R. Syamsudin SH Regional Public Hospital, Sukabumi, West Java, Indonesia.
Int J Angiol. 2023 Apr 10;34(3):233-237. doi: 10.1055/s-0043-1764475. eCollection 2025 Sep.
The management of the no-reflow phenomenon is still being debated by experts as there is no specific algorithm, limited recommended drug choices, and insufficient data regarding the combination of drugs in currently available guidelines. Thus, in this case report, we would like to propose a new combination of drugs as an alternative to the recommended drugs of choice in the treatment of no-reflow phenomenon. A 41-year-old man arrived at the emergency department complaining of chest pain 30 minutes prior to arrival. However, the patient was later diagnosed with extensive anterior ST-elevation myocardial infarction, KILLIP classification I, which was caused by the entire blockage of the proximal left anterior descending coronary artery. Angiography was conducted after stent placement during the main percutaneous coronary intervention and revealed grade I thrombolysis in myocardial infarction (TIMI)-flow with no coronary artery blockage. We then used an intracoronary approach to give nitroglycerin, heparin, and eptifibatide. The findings of posttreatment angiography revealed an improvement in coronary blood flow with a grade II TIMI flow. Furthermore, intravenous injection of eptifibatide and morphine effectively restored perfusion to a grade III TIMI flow. Aggressive and precise treatment with a drug of choice is required to counteract the no-reflow phenomenon. Presently, only a limited range of first-line medications are available to treat this condition. Not only that, but several of the prescribed medications are not easily accessible, especially in developing countries. Therefore, we offer a novel combination medicaments consisting of nitroglycerin, heparin, and glycoprotein IIb/IIIa inhibitor as an alternative treatment of the no-reflow phenomenon.

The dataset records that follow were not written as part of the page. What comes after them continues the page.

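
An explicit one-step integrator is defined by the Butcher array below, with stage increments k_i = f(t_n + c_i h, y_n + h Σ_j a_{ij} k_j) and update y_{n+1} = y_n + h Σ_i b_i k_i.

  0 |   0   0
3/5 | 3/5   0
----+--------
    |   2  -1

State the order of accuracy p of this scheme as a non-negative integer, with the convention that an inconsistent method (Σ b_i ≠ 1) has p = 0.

b = (2, -1)
c = (0, 3/5)
Σ b_i: 2·1 + (-1)·1 = 1 ✓
b·c: (-1)·3/5 = -3/5 ≠ 1/2 ⇒ order 1.

1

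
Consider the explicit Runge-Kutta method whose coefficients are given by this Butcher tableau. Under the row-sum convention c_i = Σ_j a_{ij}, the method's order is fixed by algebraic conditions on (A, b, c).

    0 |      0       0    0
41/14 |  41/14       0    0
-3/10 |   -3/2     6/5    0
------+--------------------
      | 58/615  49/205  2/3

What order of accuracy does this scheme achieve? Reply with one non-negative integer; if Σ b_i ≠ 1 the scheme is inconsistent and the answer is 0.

2

b = (58/615, 49/205, 2/3)
c = (0, 41/14, -3/10)
Ac = (0, 0, 123/35)
Σ b_i: 58/615·1 + 49/205·1 + 2/3·1 = 1 ✓
b·c: 49/205·41/14 + 2/3·(-3/10) = 1/2 ✓
b·c²: 49/205·1681/196 + 2/3·9/100 = 211/100 ≠ 1/3 ⇒ order 2.
b·Ac: 2/3·123/35 = 82/35 ≠ 1/6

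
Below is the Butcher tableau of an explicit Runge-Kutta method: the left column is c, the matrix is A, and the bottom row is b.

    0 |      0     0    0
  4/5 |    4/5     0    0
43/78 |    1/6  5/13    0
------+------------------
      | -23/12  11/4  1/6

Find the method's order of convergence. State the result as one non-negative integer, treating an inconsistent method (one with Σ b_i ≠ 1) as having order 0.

b = (-23/12, 11/4, 1/6)
c = (0, 4/5, 43/78)
Ac = (0, 0, 4/13)
Σ b_i: (-23/12)·1 + 11/4·1 + 1/6·1 = 1 ✓
b·c: 11/4·4/5 + 1/6·43/78 = 5363/2340 ≠ 1/2 ⇒ order 1.

1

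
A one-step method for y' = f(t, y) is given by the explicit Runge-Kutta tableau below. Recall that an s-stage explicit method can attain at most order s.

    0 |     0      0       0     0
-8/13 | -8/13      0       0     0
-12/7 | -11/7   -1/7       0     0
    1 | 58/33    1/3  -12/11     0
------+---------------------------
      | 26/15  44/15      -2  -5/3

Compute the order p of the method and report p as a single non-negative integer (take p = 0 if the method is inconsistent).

b = (26/15, 44/15, -2, -5/3)
c = (0, -8/13, -12/7, 1)
Ac = (0, 0, 8/91, 5000/3003)
Σ b_i: 26/15·1 + 44/15·1 + (-2)·1 + (-5/3)·1 = 1 ✓
b·c: 44/15·(-8/13) + (-2)·(-12/7) + (-5/3)·1 = -59/1365 ≠ 1/2 ⇒ order 1.

1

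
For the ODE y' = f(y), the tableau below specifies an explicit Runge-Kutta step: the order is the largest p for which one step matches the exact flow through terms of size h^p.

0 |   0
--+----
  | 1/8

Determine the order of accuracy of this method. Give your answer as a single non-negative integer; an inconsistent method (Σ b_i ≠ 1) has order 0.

b = (1/8)
c = (0)
Σ b_i: 1/8·1 = 1/8 ≠ 1 ⇒ order 0.

0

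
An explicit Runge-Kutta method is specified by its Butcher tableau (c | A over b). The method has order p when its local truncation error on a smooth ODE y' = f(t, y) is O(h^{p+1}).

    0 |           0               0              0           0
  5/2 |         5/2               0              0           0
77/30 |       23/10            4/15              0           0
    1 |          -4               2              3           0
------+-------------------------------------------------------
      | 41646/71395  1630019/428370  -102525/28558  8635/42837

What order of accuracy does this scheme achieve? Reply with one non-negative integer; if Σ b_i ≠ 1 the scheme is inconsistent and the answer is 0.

3

b = (41646/71395, 1630019/428370, -102525/28558, 8635/42837)
c = (0, 5/2, 77/30, 1)
Ac = (0, 0, 2/3, 127/10)
Σ b_i: 41646/71395·1 + 1630019/428370·1 + (-102525/28558)·1 + 8635/42837·1 = 1 ✓
b·c: 1630019/428370·5/2 + (-102525/28558)·77/30 + 8635/42837·1 = 1/2 ✓
b·c²: 1630019/428370·25/4 + (-102525/28558)·5929/900 + 8635/42837·1 = 1/3 ✓
b·Ac: (-102525/28558)·2/3 + 8635/42837·127/10 = 1/6 ✓
b·c³: 1630019/428370·125/8 + (-102525/28558)·456533/27000 + 8635/42837·1 = -5375543/5140440 ≠ 1/4 ⇒ order 3.
b·(c∘Ac): (-102525/28558)·77/45 + 8635/42837·127/10 = -51161/14279 ≠ 1/8
b·Ac²: (-102525/28558)·5/3 + 8635/42837·9679/300 = 1336883/2570220 ≠ 1/12
b·A²c: 8635/42837·2 = 17270/42837 ≠ 1/24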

由于不存在特定的算法、推荐的药物选择有限且当前可用指南中关于药物组合的数据不足,无复流现象的管理仍在专家之间存在争议。因此,在本病例报告中,我们想提出一种新的药物组合,作为治疗无复流现象时推荐药物选择的替代方案。一名41岁男性在到达急诊室前30分钟主诉胸痛。然而,该患者后来被诊断为广泛前壁ST段抬高型心肌梗死,Killip分级I级,由左前降支近端冠状动脉完全阻塞引起。在主要经皮冠状动脉介入治疗期间进行支架置入术后进行血管造影,显示心肌梗死溶栓分级(TIMI)-血流I级,无冠状动脉阻塞。然后我们采用冠状动脉内给药途径给予硝酸甘油、肝素和依替巴肽。治疗后血管造影结果显示冠状动脉血流改善,TIMI血流为II级。此外,静脉注射依替巴肽和吗啡有效地将灌注恢复到TIMI血流III级。需要使用首选药物进行积极而精确的治疗以对抗无复流现象。目前,仅有有限的一线药物可用于治疗这种情况。不仅如此,一些处方药不易获得,尤其是在发展中国家。因此,我们提供一种由硝酸甘油、肝素和糖蛋白IIb/IIIa抑制剂组成的新型组合药物,作为无复流现象的替代治疗方法。